DESPITE ALL THE TALK, TRUMP HASN’T DONE A TINY FRACTION OF WHAT FDR DID: FDR’s War Against the Press.

Like Trump, he feuded with the mainstream media; like Trump, he used a new medium as a direct pipeline to the people. He also used the government’s machinery to suppress unfavorable coverage, a fate we hope to avoid in the age of Trump. . . .

In the 1936 election, Roosevelt claimed that 85 percent of the newspapers were against him. In the standard work on the subject, historian Graham J. White finds that the actual percentage was much lower and the print press generally gave FDR balanced news coverage, but most editorialists and columnists were indeed opposed to the administration. Convinced that the media were out to get him, Roosevelt warned in 1938 that “our newspapers cannot be edited in the interests of the general public, from the counting room. And I wish we could have a national symposium on that question, particularly in relation to the freedom of the press. How many bogies are conjured up by invoking that greatly overworked phrase?”

Roosevelt’s relationship with radio was warmer. The key distinction was that broadcasters operated in an entirely different political context: Thanks to federal rules and administrators, they had to tread much more lightly than newspapers did. At its inception in 1934, the Federal Communications Commission (FCC) reduced the license renewal period for stations from three years to only six months. Meanwhile, Roosevelt tapped Herbert L. Pettey as secretary of the FCC (and its predecessor, the Federal Radio Commission). Pettey had overseen radio for Roosevelt in the 1932 campaign. After his appointment, he worked in tandem with the Democratic National Committee to handle “radio matters” with both the networks and local stations.

It did not take long for broadcasters to get the message. NBC, for example, announced that it was limiting broadcasts “contrary to the policies of the United States government.” CBS Vice President Henry A. Bellows said that “no broadcast would be permitted over the Columbia Broadcasting System that in any way was critical of any policy of the Administration.” He elaborated “that the Columbia system was at the disposal of President Roosevelt and his administration and they would permit no broadcast that did not have his approval.” Local station owners and network executives alike took it for granted, as Editor and Publisher observed, that each station had “to dance to Government tunes because it is under Government license.” . . .

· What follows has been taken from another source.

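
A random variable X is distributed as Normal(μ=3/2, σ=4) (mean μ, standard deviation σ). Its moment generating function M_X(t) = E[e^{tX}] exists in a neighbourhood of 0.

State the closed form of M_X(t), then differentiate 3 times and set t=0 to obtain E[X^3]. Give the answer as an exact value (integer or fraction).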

Even as he was securing domination of the ether, Roosevelt worked hard to neutralize criticism from the print media. Here he used a combination of manipulation and intimidation. By 1935, the famous Roosevelt charm was much less of a guarantee of success, and his press conferences became increasingly orchestrated. Like Trump, he singled out some reporters who wanted to ask questions and ignored others. Writing for The Washington Post in 1938, Harlan Miller commented that Roosevelt only answered questions which enabled him to “utter an oral editorial.…He selects only those on which he can ring the bell.”

He also gave special access to pro-administration outlets, such as J. David Stern’s Philadelphia Record and Marshall Field’s Chicago Sun. Another Field publication, PM, was probably the closest facsimile to a New Deal Breitbart. In both editorials and news reports, PM repeatedly demonized FDR’s enemies, often comparing them to fascists. These pro–New Deal outlets had a special entrée to top administration officials, who gave them valuable scoops. The collaboration went both ways. In 1942, Field brought an antitrust complaint against the much less Roosevelt-friendly Associated Press.
The Black Committee

Roosevelt’s intimidation efforts reached their apogee in the hands of the Special Senate Committee on Lobbying. The president indirectly recruited Sen. Hugo L. Black (D–Ala.), a zealous and effective New Deal loyalist, as chair. The committee’s original mission was to probe the opposition campaign to the “death sentence” in the Public Utility Holding Company Bill, a provision that would have allowed, under certain circumstances, the dissolution of utility holding companies. The Black Committee gained traction with the public when it brought to light evidence that some lobbyists had concocted thousands of “fake telegrams” sent to Congress to protest the bill. Smelling blood, Black expanded the investigation into a general probe of anti–New Deal voices, including journalists.

The Treasury granted Black access to tax returns dating back to 1925 of such critics as David Lawrence of the United States News. Then he moved to obtain his targets’ private telegrams, demanding that telegraph companies let the committee search copies of all incoming and outgoing telegrams for the first nine months of 1935. When Western Union refused on privacy grounds, the FCC, at Black’s urging, ordered it to comply.

Over a nearly three-month period at the end of 1935, FCC and Black Committee staffers searched great stacks of telegrams in Western Union’s D.C. office. Operating with virtually no restriction, they read the communications of sundry lobbyists, newspaper publishers, and conservative political activists as well as every member of Congress.

Sounds more like Obama than Trump.

Related (From Ed): And then there was that time in 1942, when FDR gave a New York Daily News journalist whose reporting he disagreed with a Nazi Iron Cross medal.